Grapes are crushed at the winery, in a machine that drops the pulp out the
bottom, and drops the stems out the back. The pulp next goes into a press that
holds 500 pounds at a time, and the hydraulic pump presses out the juice. Sulfur
dioxide is added to kill the natural yeast in the grapes.

The grape juice is pumped to a cool room, where it sits for a day. After that,
"we come back and add the yeast that we want for the taste and how we want it to
turn out."

The wine ferments from September until late November, when the winemakers
rough-filter it and stop the fermentation. It then sits in the cool room three
weeks to "cold stabilize."

"And now, today we fine-filtered it, which takes out all the sediment that still
would be left, and we've added sorbate and (sulfur dioxide) so there's no
secondary fermentation that'll occur in the bottles," Walter said.

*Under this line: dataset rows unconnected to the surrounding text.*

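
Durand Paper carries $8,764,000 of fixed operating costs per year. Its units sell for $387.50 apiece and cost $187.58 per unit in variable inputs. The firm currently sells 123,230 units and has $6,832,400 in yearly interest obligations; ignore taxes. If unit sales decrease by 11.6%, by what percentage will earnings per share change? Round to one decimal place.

At 123,230 units, contribution = 123,230 × $199.92 = $24,636,141.60.
EBIT = $24,636,141.60 − $8,764,000 = $15,872,141.60.
Interest = $6,832,400.00, so EBIT − I = $9,039,741.60.
Degree of combined leverage = contribution ÷ (EBIT − I) = $24,636,141.60 ÷ $9,039,741.60 = 2.7253.
%ΔEPS = DCL × %ΔSales = 2.7253 × -11.6% = -31.6%.

-31.6%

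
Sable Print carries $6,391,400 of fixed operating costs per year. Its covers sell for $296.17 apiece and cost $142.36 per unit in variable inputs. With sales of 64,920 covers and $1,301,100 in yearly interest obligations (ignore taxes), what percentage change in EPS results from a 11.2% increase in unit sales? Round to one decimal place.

At 64,920 units, contribution = 64,920 × $153.81 = $9,985,345.20.
EBIT = $9,985,345.20 − $6,391,400 = $3,593,945.20.
Interest = $1,301,100.00, so EBIT − I = $2,292,845.20.
DCL = total CM / (EBIT − I) = $9,985,345.20 / $2,292,845.20 = 4.3550.
%ΔEPS = DCL × %ΔSales = 4.3550 × +11.2% = +48.8%.

+48.8%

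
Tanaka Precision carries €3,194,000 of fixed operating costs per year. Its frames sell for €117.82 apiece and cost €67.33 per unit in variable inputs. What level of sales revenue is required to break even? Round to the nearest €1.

Contribution margin per unit = €117.82 − €67.33 = €50.49, a CM ratio of €50.49 ÷ €117.82 = 0.4285.
Break-even revenue = fixed costs × price ÷ CM = €3,194,000 × €117.82 ÷ €50.49 = €7,453,299.

€7,453,299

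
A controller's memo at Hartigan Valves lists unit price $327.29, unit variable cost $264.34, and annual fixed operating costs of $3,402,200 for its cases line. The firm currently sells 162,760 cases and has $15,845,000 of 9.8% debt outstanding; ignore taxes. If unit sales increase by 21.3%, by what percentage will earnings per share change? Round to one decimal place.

+41.2%

Contribution at this volume is 162,760 × $62.95 = $10,245,742.00.
Subtracting fixed costs: EBIT = $10,245,742.00 − $3,402,200 = $6,843,542.00.
Interest = $1,552,810.00, so EBIT − I = $5,290,732.00.
Degree of combined leverage = contribution ÷ (EBIT − I) = $10,245,742.00 ÷ $5,290,732.00 = 1.9365.
EPS therefore changes by 1.9365 × (+21.3%) = +41.2%.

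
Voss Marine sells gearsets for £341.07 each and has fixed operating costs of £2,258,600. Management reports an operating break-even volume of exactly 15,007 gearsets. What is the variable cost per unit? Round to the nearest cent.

£190.57

Contribution per unit must be FC / Q = £2,258,600 / 15,007 = £150.5031.
Variable cost per unit = £341.07 − £150.5031 = £190.57.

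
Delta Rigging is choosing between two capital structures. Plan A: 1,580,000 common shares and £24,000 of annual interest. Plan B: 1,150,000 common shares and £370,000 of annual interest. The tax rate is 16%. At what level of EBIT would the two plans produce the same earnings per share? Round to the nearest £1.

£1,295,349

At indifference, (EBIT − 24,000)(1 − t)/1,580,000 = (EBIT − 370,000)(1 − t)/1,150,000.
Cancelling (1 − t) and cross-multiplying: 1,150,000·(EBIT − 24,000) = 1,580,000·(EBIT − 370,000).
EBIT × (1,580,000 − 1,150,000) = 370,000 × 1,580,000 − 24,000 × 1,150,000 = 557,000,000,000, so EBIT = 557,000,000,000 ÷ 430,000 = 1,295,348.84.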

Last spring, the Kentucky Vintners & Grape Growers Association estimated about
12,000 new grape vines were planted across Northern Kentucky, about doubling
what was already planted.

For this spring, the association alone has ordered 5,000 more vines on behalf of
its members, said the association's new president, Tricia Houston. Others may
have ordered on their own.

Houston has grown grapes for four years. The owner of The Cat's Meow Vineyard
near Napoleon said she plans to open a restaurant and winery next spring across
Ky. 35 from Kentucky Speedway in Sparta, and will plant 1,200 vines there.

Her association's overall goal is to help Northern Kentucky's wine industry as a
whole, and foster an agritourism industry.

"We're where Virginia was 10 years ago, and Virginia has a pretty good wine
industry at the moment," Walter said.

While StoneBrook's fruit wines sell in clear bottles, the white vidal blanc
comes in blue. Next season, Walter plans to make red wine.

"We did a lot of research" about bottle color, he said. "It's a selling point.
Sometimes people just gravitate to that blue bottle. They may not even know the
wine, but they'll say, 'Give me the blue bottle.' "

Not sold in stores

All StoneBrook's fruit wines except pear are available at County Market in
Alexandria. The vidal won't be sold in stores this year because the family is
making only 125 cases (300 gallons) this season, and "I'm afraid we're not going
to have enough to last us till next year," Walter said.

The winery offers monthly dinners with grilled steak and chicken, usually on the
second Saturday of each month. This month's will be 6:30-10 p.m. Jan. 7. Even
before the family bottled the vidal, which sells for $13, people who sampled it
during early-December tank tastings wanted to buy it, Walter said.

Next year, he plans to boost production.

"We're going to wind up buying vidal (grapes) from a lot of these new growers
that are going in now," Walter said. "We want to do some reds next year, and
this fall, we'll probably be buying that from local growers."

Shumrick, who used to make wine at Chateau Pomije in New Alsace, Ind., describes
the taste he and the Walter family are targeting:

"We try to make wines that are characteristically true to what we're trying to
make," Shumrick said. "If it's a strawberry, we want it to taste just exactly
like a strawberry. Not watered down or overpowering, but I mean what that fruit

Walter said his overall goal is to build a farm-based business for the family.

"I want to bring the kids back to the farm, and give them the opportunity to
make some money for it," Walter said. "So this is just the beginning."